At least there was a reward at the top.
That’s not a stick at the top but a long log with a barely noticeable undulation. One of these days it’s going.
Certainly nothing like Yellowstone Falls but a lot better than some other duds.
The return hike was almost exactly like the hike in, surprise, surprise, except at the very end, these guys were back at the trailhead. Black-tailed deer. Oh boy, we saw wildlife!
Next on the tourist list, the Hurricane Ridge drive. I’m expecting a small version of the road through Rocky Mountain National Park. Maybe we should take that route on our return to Monument.
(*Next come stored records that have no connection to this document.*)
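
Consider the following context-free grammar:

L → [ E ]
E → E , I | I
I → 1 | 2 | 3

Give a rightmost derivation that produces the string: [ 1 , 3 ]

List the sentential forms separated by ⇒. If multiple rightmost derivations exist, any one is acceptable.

L ⇒ [ E ] ⇒ [ E , I ] ⇒ [ E , 3 ] ⇒ [ I , 3 ] ⇒ [ 1 , 3 ]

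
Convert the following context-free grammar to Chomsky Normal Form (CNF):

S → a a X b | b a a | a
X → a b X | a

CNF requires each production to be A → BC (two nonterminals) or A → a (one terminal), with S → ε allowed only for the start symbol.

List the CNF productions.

TA → a; TB → b; S → a; X → a; S → TA X0; X0 → TA X1; X1 → X TB; S → TB X2; X2 → TA TA; X → TA X3; X3 → TB X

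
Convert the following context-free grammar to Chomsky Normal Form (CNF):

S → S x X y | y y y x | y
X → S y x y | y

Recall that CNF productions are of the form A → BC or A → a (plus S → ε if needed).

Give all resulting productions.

TX → x; TY → y; S → y; X → y; S → S X0; X0 → TX X1; X1 → X TY; S → TY X2; X2 → TY X3; X3 → TY TX; X → S X4; X4 → TY X5; X5 → TX TY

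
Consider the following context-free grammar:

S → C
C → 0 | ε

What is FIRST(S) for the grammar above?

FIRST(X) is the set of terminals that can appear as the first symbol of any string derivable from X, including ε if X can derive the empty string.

We compute FIRST(S) using the standard algorithm.
FIRST(C) = {0, ε}
FIRST(S) = {0, ε}
Therefore, FIRST(S) = {0, ε}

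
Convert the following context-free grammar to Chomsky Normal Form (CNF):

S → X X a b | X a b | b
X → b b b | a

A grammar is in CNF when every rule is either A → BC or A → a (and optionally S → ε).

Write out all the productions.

TA → a; TB → b; S → b; X → a; S → X X0; X0 → X X1; X1 → TA TB; S → X X2; X2 → TA TB; X → TB X3; X3 → TB TB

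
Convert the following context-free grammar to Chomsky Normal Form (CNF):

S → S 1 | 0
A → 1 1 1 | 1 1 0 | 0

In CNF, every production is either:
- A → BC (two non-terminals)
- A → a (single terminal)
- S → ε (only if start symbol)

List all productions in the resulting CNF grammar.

T1 → 1; S → 0; T0 → 0; A → 0; S → S T1; A → T1 X0; X0 → T1 T1; A → T1 X1; X1 → T1 T0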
From 101, it’s about 17 miles uphill, fairly gradual. As we gained some altitude, fog – no, clouds, started to shroud the way. Then a few overlook viewpoint pullouts showed up on the other side of the road, all with zero visibility. This might be a waste of time.
We finally got to the top, where the Hurricane Ridge Visitor Center is located, and, as suspected, it was overlook galore with loads of people milling around looking for a view. It was mostly cloudy but we could see pieces of some mountains. A sign indicated a picnic area was a mile further ahead. It was a bit of a descent, which we thought might put us back in the clouds. Only one other car was in that parking area and they were leaving. We walked down to the picnic area.
A bit further and we were singing, “The hills are alive with the sound…”
Maybe not. We never saw the tops of most of them.
We went back to the visitor center and managed to find something to buy for …me – ‘Raptors – A Child’s Guide To Killer Birds’, something nice like that. And then went out to the overlook behind the building. A mommy deer and two fawns were just down the hill.
One of the Bambi’s was feeding in this shot.
Three family members were standing guard nearby.
How do I know they were family members? Sometimes you just know, or make it up.
I’ll bet it looks great on a clear day.
Maybe next time.
Friday, June 30
The muscles around my hips are screaming, “Don’t do that again anytime soon”. We’re headed to Port Townsend to find out why our friends, Ellen and Ray, also fulltimers, like the town so much that they are considering settling there. But first, a stop at Purple Haze Lavendar Farm.
Lavendar is peaking now. (Yes, that was on purpose. Come on, a little ha-ha.)
You can pick as much as you want.
Kind of a theme here.
And perhaps another theme. Andrea bought some chocolate, and a ‘flashback’ t-shirt.
The owner of this place definitely tripped in the 60’s.
And, I got a bird picture, the state bird of Washington, the American Goldfinch.
Off to Port Townsend where you can catch a ferry to Canada.
We went to Fort Worden State Park, which was kind of cool, an old seafront fort, but they wanted a $10 Day Fee and we got there at 5PM. What, no discount? How about a senior blue light special?
The views there were similar to the one from ‘Quench’, the dog-friendly restaurant at which we had dinner. The ferry pic was from my seat outside. It was warm enough to sit outside in a t-shirt. We had brought Luna’s dinner so everybody was happy. Andrea had clams with a twist – chorizo. She liked it. I had an El Jefe, a Cuban sandwich. Both delicious. This was pretty good too.
On the way back we stopped for a picture of an interesting shop in Discovery Bay.
Did I mention the infatuation they have with Big Foot? The general store, part of this campground, is loaded with Big Foot merchandise. Besides the toys, soap, condoms, and masks, they had kiddie-sized t-shirts that we just couldn’t buy. You know, the Big Foot image and the words, “I Believe”. Sorry, not good enough. Get me one that says, “I Know!”
Anyway, Movin’ on. See you at Thunderbird RV Resort in Monroe, just east of Seattle. Inland, finally.